There's no doubt that years of blustering rhetoric and bombast cost many lives
WALKING the corridors of the European Parliament one afternoon in the autumn of 1993, the booming voice of Ian Paisley could be heard over the tannoy belting out the usual negative bilge.
The "good doctor" was a rare contributor in the European assembly where he served for many years alongside John Hume of the SDLP. In Brussels and Strasbourg, the pair were in some respects walking cliches - Hume was sociable and well-known to his colleagues from all member states, Paisley was very occasionally seen sitting alone in the corner of one of the cafes with a pot of tea perusing his well-thumbed Bible.

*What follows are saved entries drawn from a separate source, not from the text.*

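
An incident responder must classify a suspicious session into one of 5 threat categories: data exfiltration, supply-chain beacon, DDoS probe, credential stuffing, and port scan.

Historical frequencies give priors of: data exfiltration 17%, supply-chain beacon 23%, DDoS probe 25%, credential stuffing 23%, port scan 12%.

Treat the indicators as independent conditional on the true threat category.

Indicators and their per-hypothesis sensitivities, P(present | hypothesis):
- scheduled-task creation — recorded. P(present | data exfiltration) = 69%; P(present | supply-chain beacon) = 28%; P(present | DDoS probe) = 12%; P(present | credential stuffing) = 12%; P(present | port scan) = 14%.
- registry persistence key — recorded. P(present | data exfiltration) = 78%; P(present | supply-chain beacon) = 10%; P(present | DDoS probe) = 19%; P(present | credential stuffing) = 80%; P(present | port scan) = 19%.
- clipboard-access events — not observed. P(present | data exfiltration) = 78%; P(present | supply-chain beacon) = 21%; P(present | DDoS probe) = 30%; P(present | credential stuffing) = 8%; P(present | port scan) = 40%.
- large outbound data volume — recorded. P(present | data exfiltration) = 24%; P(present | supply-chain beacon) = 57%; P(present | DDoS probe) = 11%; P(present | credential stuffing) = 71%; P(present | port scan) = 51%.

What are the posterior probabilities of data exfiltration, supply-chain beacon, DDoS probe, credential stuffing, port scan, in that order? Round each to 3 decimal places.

By Bayes' rule with conditional independence, the unnormalized weight for each hypothesis is prior × ∏ likelihoods (using 1 − P(present | H) for each absent indicator):
  data exfiltration: 0.17 × 0.69 × 0.78 × (1 − 0.78) × 0.24 = 0.0048309
  supply-chain beacon: 0.23 × 0.28 × 0.10 × (1 − 0.21) × 0.57 = 0.0028999
  DDoS probe: 0.25 × 0.12 × 0.19 × (1 − 0.30) × 0.11 = 0.0004389
  credential stuffing: 0.23 × 0.12 × 0.80 × (1 − 0.08) × 0.71 = 0.014423
  port scan: 0.12 × 0.14 × 0.19 × (1 − 0.40) × 0.51 = 0.00097675
Marginal likelihood of the evidence = 0.023569.
P(data exfiltration | evidence) = 0.0048309 / 0.023569 ≈ 0.205
P(supply-chain beacon | evidence) = 0.0028999 / 0.023569 ≈ 0.123
P(DDoS probe | evidence) = 0.0004389 / 0.023569 ≈ 0.019
P(credential stuffing | evidence) = 0.014423 / 0.023569 ≈ 0.612
P(port scan | evidence) = 0.00097675 / 0.023569 ≈ 0.041

0.205, 0.123, 0.019, 0.612, 0.041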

All of those 21 years ago, things were extremely grim in the North and in this rare European Parliament speech, Paisley was laying it on with loads of "no-this and no-that". He was in full flight, when quite by chance I crossed John Hume in the corridor.
Hume reached into his jacket pocket and produced a small note signed by Paisley's assistant at the time, the Belfast councillor Nigel Dodds. The neat handwriting said: "John, our meeting with Commissioner Bruce Millan has been put off until tomorrow, regards Nigel."
The note spoke eloquently about how Hume and Paisley worked quietly together on issues like regional funds (the area over which the Scot Bruce Millan was then in charge) and EU agriculture policy. Paisley's voice had gone off the tannoy, and it was a chance for this writer to ask Hume how the two got on together.
"Ah, we get on well enough. He's a pragmatist and he can be sociable when the mood hits him.
"I think we could make a lot of progress on the North's problems if I could get him to share a good bottle of French wine," Hume mused.
What Hume did not say then, nor at any other time in my hearing, was how unfortunate and phoney this public Paisley rhetoric and private pragmatism really were.
Paisley could have done so much more if he was publicly seen more often to be working alongside Hume, who never made any secret of his desire to work for the Irish people in Belfast, Dublin, London or Brussels.
It would take Paisley fully a quarter of a century to be publicly seen collaborating - not just with the constitutional nationalists of the SDLP - but with the former IRA commander, Martin McGuinness. The decades of murder and mayhem on this island had complex, interwoven and ongoing causes.
But, as we reflect on the long and diverse career of Ian Kyle Paisley, that little vignette from the European Parliament in Strasbourg screams out: Why the years of delay which cost so many innocent lives?